One of many creative endeavors - and satisfying without being messy.

A well-spent evening.

I spent yesterday evening meditating and sketching pen & ink note cards for future correspondence. It feels good to work artistically, and it is definitely one purpose of this solo space – more room and time to paint is how I have phrased it, but without intending to limit my creativity to paint on canvas. I have spent a lot of time this weekend meditating, and simply sitting quite still in this quiet place. Oddly, the love seat that arrived Thursday seems to help with that; I find myself sitting there far more often than at my desk. I thought to ask myself why the chair that was already here, in the living room, did not also have that effect? I have no answer, but it is true – I spend much less time at my desk now (and my back thanks me).

Some things don’t work. Quite a few things, actually, and my first draft this morning focused on things that don’t work, from the title to the last word – when I realized I don’t really want the day to be about that. My mouse, for example, is apparently dying… fresh batteries are no improvement. Cleaning it didn’t help. Highlighting more than one word is currently an exercise in managing frustration, as is clicking on a link, which now requires a very careful, deliberate, thoughtful action to be at all successful.

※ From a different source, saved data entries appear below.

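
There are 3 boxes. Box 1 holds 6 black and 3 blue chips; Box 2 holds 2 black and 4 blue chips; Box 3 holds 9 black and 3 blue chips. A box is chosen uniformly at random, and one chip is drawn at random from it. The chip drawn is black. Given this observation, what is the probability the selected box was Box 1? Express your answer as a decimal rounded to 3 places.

Tabulate prior·likelihood by source: [1] prior 0.333333, lik 0.6667, product 0.2222; [2] prior 0.333333, lik 0.3333, product 0.1111; [3] prior 0.333333, lik 0.75, product 0.2500.
Normalizing constant = 0.58333; the posterior for Box 1 is its product over the sum, 0.2222/0.58333 = 0.381.

Posterior probability ≈ 0.381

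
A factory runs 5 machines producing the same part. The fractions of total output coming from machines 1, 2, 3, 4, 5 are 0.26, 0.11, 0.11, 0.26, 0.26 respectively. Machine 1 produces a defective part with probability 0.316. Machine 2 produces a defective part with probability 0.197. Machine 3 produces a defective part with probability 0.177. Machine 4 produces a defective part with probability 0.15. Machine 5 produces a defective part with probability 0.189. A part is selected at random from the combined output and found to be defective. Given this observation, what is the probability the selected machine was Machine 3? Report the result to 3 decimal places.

P(defective|M1) = 0.316; P(defective|M2) = 0.197; P(defective|M3) = 0.177; P(defective|M4) = 0.15; P(defective|M5) = 0.189.
Prior × likelihood for each source: 0.26·0.316=0.08216, 0.11·0.197=0.02167, 0.11·0.177=0.01947, 0.26·0.15=0.03900, 0.26·0.189=0.04914. Summing gives P(defective) = 0.21144.
P(Machine 3 | defective) = 0.01947 / 0.21144 = 0.092.

Posterior probability ≈ 0.092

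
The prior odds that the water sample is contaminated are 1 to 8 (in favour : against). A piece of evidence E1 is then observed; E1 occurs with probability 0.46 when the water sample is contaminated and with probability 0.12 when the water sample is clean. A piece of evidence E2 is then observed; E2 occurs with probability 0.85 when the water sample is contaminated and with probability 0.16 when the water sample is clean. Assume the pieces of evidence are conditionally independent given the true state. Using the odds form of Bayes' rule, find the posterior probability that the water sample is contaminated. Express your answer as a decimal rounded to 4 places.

Prior odds = 1/8 = 0.12500.
Likelihood ratio for E1 = 0.46/0.12 = 3.8333.
Likelihood ratio for E2 = 0.85/0.16 = 5.3125.
Posterior odds = prior odds × LR₁ × LR₂ = 2.5456.
Posterior probability = odds/(1+odds) = 2.5456/3.5456 = 0.7180.

Posterior probability ≈ 0.7180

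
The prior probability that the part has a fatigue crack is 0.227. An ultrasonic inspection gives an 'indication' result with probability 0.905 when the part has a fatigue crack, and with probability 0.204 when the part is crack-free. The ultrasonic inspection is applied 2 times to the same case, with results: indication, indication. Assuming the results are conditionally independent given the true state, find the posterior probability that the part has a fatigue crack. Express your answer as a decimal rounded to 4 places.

With H the event that the part has a fatigue crack, the joint likelihood of the observed sequence is P(data|H) = 0.905·0.905 = 0.81903 and P(data|¬H) = 0.204·0.204 = 0.041616.
Bayes: P(H|data) = 0.227·0.81903 / (0.227·0.81903 + 0.773·0.041616) = 0.18592/0.21809 = 0.8525.

Posterior P(H) ≈ 0.8525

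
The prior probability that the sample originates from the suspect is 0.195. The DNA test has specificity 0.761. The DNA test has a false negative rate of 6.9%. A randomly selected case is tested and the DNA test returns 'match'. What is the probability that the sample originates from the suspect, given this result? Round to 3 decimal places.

Write H for 'the sample originates from the suspect'. Prior odds H:¬H = 0.195/0.805 = 0.24224. For the 'match' outcome, the likelihood ratio is 0.931/0.239 = 3.8954.
Posterior odds = 0.24224 × 3.8954 = 0.94361, so P(H|E) = 0.94361/(1+0.94361) = 0.485.

P(H | E) ≈ 0.485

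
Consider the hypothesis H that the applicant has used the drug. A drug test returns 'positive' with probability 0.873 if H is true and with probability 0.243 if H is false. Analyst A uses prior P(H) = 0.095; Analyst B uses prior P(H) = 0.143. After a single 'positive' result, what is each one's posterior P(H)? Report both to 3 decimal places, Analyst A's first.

Analyst A: 0.274; Analyst B: 0.375

The likelihood ratio for a 'positive' result is 0.873/0.243 = 3.5926.
Analyst A: prior odds 0.095/0.905 = 0.10497; posterior odds 0.37712; posterior probability 0.274.
Analyst B: prior odds 0.143/0.857 = 0.16686; posterior odds 0.59946; posterior probability 0.375.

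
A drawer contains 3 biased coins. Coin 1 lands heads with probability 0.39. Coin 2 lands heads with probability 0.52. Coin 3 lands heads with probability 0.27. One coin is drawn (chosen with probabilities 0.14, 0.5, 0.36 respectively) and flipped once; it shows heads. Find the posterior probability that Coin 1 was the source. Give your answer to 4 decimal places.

Posterior probability ≈ 0.1326

Tabulate prior·likelihood by source: [1] prior 0.14, lik 0.39, product 0.05460; [2] prior 0.5, lik 0.52, product 0.2600; [3] prior 0.36, lik 0.27, product 0.09720.
Normalizing constant = 0.41180; the posterior for Coin 1 is its product over the sum, 0.05460/0.41180 = 0.1326.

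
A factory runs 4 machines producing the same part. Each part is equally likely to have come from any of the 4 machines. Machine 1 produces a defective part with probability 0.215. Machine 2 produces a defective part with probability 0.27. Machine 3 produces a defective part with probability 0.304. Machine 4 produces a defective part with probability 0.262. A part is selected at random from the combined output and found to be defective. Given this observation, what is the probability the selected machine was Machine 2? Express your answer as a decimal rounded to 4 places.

P(defective|M1) = 0.215; P(defective|M2) = 0.27; P(defective|M3) = 0.304; P(defective|M4) = 0.262.
Prior × likelihood for each source: 0.25·0.215=0.05375, 0.25·0.27=0.06750, 0.25·0.304=0.07600, 0.25·0.262=0.06550. Summing gives P(defective) = 0.26275.
P(Machine 2 | defective) = 0.06750 / 0.26275 = 0.2569.

Posterior probability ≈ 0.2569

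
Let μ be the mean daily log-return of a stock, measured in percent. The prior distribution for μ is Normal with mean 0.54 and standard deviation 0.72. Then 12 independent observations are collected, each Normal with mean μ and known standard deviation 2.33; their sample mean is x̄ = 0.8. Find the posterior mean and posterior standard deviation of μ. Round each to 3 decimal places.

Posterior mean ≈ 0.679; posterior SD ≈ 0.492

With known σ, the Normal prior is conjugate. Weight on the data is w = (n/σ²)/(n/σ² + 1/τ₀²) = 2.21039/(2.21039+1.92901) = 0.53399.
Posterior mean = w·x̄ + (1−w)·μ₀ = 0.53399·0.8 + 0.46601·0.54 = 0.679. Posterior variance = 1/(2.21039+1.92901) = 0.241581, so SD = 0.492.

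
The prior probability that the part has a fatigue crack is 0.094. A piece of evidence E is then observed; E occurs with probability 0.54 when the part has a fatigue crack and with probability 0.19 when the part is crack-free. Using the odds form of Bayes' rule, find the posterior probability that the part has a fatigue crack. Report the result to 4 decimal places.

Posterior probability ≈ 0.2277

Prior odds = 0.094/(1−0.094) = 0.10375.
Likelihood ratio for E = 0.54/0.19 = 2.8421.
Posterior odds = prior odds × LR = 0.29488.
Posterior probability = odds/(1+odds) = 0.29488/1.2949 = 0.2277.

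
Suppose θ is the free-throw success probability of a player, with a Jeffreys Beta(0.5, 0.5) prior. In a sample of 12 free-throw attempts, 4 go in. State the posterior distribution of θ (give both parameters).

Posterior: Beta(4.5, 8.5)

Observing 4 successes and 8 failures updates Beta(0.5, 0.5) by adding the success and failure counts to the two shape parameters: α = 0.5+4 = 4.5, β = 0.5+8 = 8.5.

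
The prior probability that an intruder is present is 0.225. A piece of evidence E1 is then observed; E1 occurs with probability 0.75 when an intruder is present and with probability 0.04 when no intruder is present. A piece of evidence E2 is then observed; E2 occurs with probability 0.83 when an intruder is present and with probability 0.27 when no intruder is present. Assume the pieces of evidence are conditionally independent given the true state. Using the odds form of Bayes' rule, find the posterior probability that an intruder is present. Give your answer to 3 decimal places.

Prior odds = 0.225/(1−0.225) = 0.29032.
Likelihood ratio for E1 = 0.75/0.04 = 18.750.
Likelihood ratio for E2 = 0.83/0.27 = 3.0741.
Posterior odds = prior odds × LR₁ × LR₂ = 16.734.
Posterior probability = odds/(1+odds) = 16.734/17.734 = 0.944.

Posterior probability ≈ 0.944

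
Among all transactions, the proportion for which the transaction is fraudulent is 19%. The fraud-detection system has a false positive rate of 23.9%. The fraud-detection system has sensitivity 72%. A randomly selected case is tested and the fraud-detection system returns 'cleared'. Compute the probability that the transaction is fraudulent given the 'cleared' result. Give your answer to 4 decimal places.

P(H | E) ≈ 0.0794

Write H for 'the transaction is fraudulent'. Prior odds H:¬H = 0.19/0.81 = 0.23457. For the 'cleared' outcome, the likelihood ratio is 0.28/0.761 = 0.36794.
Posterior odds = 0.23457 × 0.36794 = 0.086306, so P(H|E) = 0.086306/(1+0.086306) = 0.0794.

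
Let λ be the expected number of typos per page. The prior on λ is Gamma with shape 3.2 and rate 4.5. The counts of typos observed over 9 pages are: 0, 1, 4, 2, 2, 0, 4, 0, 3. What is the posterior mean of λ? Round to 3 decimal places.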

I had been, as is my way, just ‘working around it’ and didn’t quite  understand my mouse to be dying – I thought it was something about me that had changed somehow. It was my traveling partner’s frustration with my mouse, and his firm advisement that the mouse is dying, that got me thinking about the experience differently; a needed change in perspective. With some small amount of sadness, I have ordered a replacement for it, and even paid to have it arrive sooner. I like this mouse… it seems to have an image of a naked woman dancing on it, rather abstractly, in the design, and the mouse itself is small and fits nicely in my hand. I feel sad when I replace things that have worked for a long time; this is also part of who I am. There have been other things not working, for days, for weeks, recently, over time – it’s part of life that some things work well and easily, and others less so. It sort of goes without saying, doesn’t it? Even with love…some things work, some things don’t. How that experience fits into life’s narrative remains largely chosen, and changeable – subject to interpretation.

As with so many journeys, it isn't always clear where the path leads.

As with so many journeys, it isn’t always clear where the path leads.

I have a pleasant morning ahead of me. A hike. Brunch with a friend and a visit to a nearby farmer’s market. Coffee and conversation about art, later. An afternoon of housekeeping and taking care of me before reluctantly facing the ongoing truth of having sold my life and effort for 40 hours a week to the highest bidder; tomorrow is Monday, and I must return to work.

I miss my traveling partner a great deal. I wonder when I will see him again? (And what of the wanderer? I have been missing him, as well.) We have plans for next weekend, and I am already eagerly looking forward to dinner with him – ‘dating’ my partner is great fun, and we didn’t do much of it when we first got together. It’s a strange place to be with life and love; appreciative of what we have together, and aware that I want a great deal more from love than what he has to offer, right now. I suppose loving with my whole heart while also leaving my loves free to love in just such measure as they are able to is something to celebrate – sometimes, though, I miss reciprocity, and wonder what I can do to love more skillfully, more tenderly, more passionately, as if doing so would result in being more well-loved… Forgetting, perhaps, that love looks very different seen from their perspective; love has many faces, and all of them are beautiful. Still… I miss romance, and touch, and intimate laughter. I am eager to welcome love home.

Tending the garden in my heart.

Tending the garden of my heart.

Today is a lovely day to be present, and engaged, and real. Today is a good day to love.